Critics of the ruling, including dissenting Justices, decried the majority as radical for stripping certain minority students of educational opportunities given to them through racial preferences.
In her dissent, Justice Sonia Sotomayor wrote:
At bottom, the six unelected members of today’s majority upend the status quo based on their policy preferences about what race in America should be like, but is not, and their preferences for a veneer of colorblindness in a society where race has always mattered and continues to matter in fact and in law.
Chief Justice Roberts had some harsh words for the dissenting Justices. He wrote:
Most troubling of all is what the dissent must make these omissions to defend: a judiciary that picks winners and losers based on the color of their skin. While the dissent would certainly not permit university programs that discriminated against black and Latino applicants, it is perfectly willing to let the programs here continue. In its view, this Court is supposed to tell state actors when they have picked the right races to benefit. Separate but equal is ‘inherently unequal,’ said Brown.
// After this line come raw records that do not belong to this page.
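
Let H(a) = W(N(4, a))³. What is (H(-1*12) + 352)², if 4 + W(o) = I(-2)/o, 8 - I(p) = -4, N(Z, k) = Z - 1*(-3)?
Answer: 13604889600/117649 ≈ 1.1564e+5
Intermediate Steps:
N(Z, k) = 3 + Z (N(Z, k) = Z + 3 = 3 + Z)
I(p) = 12 (I(p) = 8 - 1*(-4) = 8 + 4 = 12)
W(o) = -4 + 12/o
H(a) = -4096/343 (H(a) = (-4 + 12/(3 + 4))³ = (-4 + 12/7)³ = (-16/7)³ = -4096/343)
(H(-1*12) + 352)² = (-4096/343 + 352)² = (116640/343)² = 13604889600/117649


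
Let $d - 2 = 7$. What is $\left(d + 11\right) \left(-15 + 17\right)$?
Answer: $40$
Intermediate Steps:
$d = 9$ ($d = 2 + 7 = 9$)
$\left(d + 11\right) \left(-15 + 17\right) = \left(9 + 11\right) \left(-15 + 17\right) = 20 \cdot 2 = 40$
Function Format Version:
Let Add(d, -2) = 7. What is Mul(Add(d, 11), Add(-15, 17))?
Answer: 40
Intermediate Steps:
d = 9 (d = Add(2, 7) = 9)
Mul(Add(d, 11), Add(-15, 17)) = Mul(Add(9, 11), Add(-15, 17)) = Mul(20, 2) = 40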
It depends, says the dissent.
Justice Thomas also pointed out:
… these policies appear to be leading to a world in which everyone is defined by their skin color, demanding ever-increasing entitlements and preferences on that basis. Not only is that exactly the kind of factionalism that the Constitution was meant to safeguard against, see The Federalist No. 10 ( J. Madison), but it is a factionalism based on ever-shifting sands.
In light of this ruling, Harvard, UNC, and other colleges and universities will no longer be able to continue their perverse obsession with race—a huge win in the fight for equality.
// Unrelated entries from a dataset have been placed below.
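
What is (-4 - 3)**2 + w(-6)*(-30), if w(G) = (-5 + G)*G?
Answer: -1931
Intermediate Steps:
w(G) = G*(-5 + G)
(-4 - 3)**2 + w(-6)*(-30) = (-4 - 3)**2 - 6*(-5 - 6)*(-30) = (-7)**2 - 6*(-11)*(-30) = 49 + 66*(-30) = 49 - 1980 = -1931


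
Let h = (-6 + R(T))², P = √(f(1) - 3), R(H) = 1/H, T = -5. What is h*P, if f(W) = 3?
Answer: 0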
In light of this ruling, Harvard, UNC, and other colleges and universities will no longer be able to continue their perverse obsession with race—a huge win in the fight for equality.
But it’s not the end of the fight: PLF is asking the Supreme Court to review our case challenging the use of racial proxies in the admissions process at Thomas Jefferson High School in Fairfax, Virginia. If schools shouldn’t be able to judge applicants by race, neither should they be able to hide race-based judgments behind proxies like ZIP Codes.
As Justice Thomas so perfectly said in closing remarks in his concurrence:
I hold out enduring hope that this country will live up to its principles so clearly enunciated in the Declaration of Independence and the Constitution of the United States: that all men are created equal, are equal citizens, and must be treated equally before the law.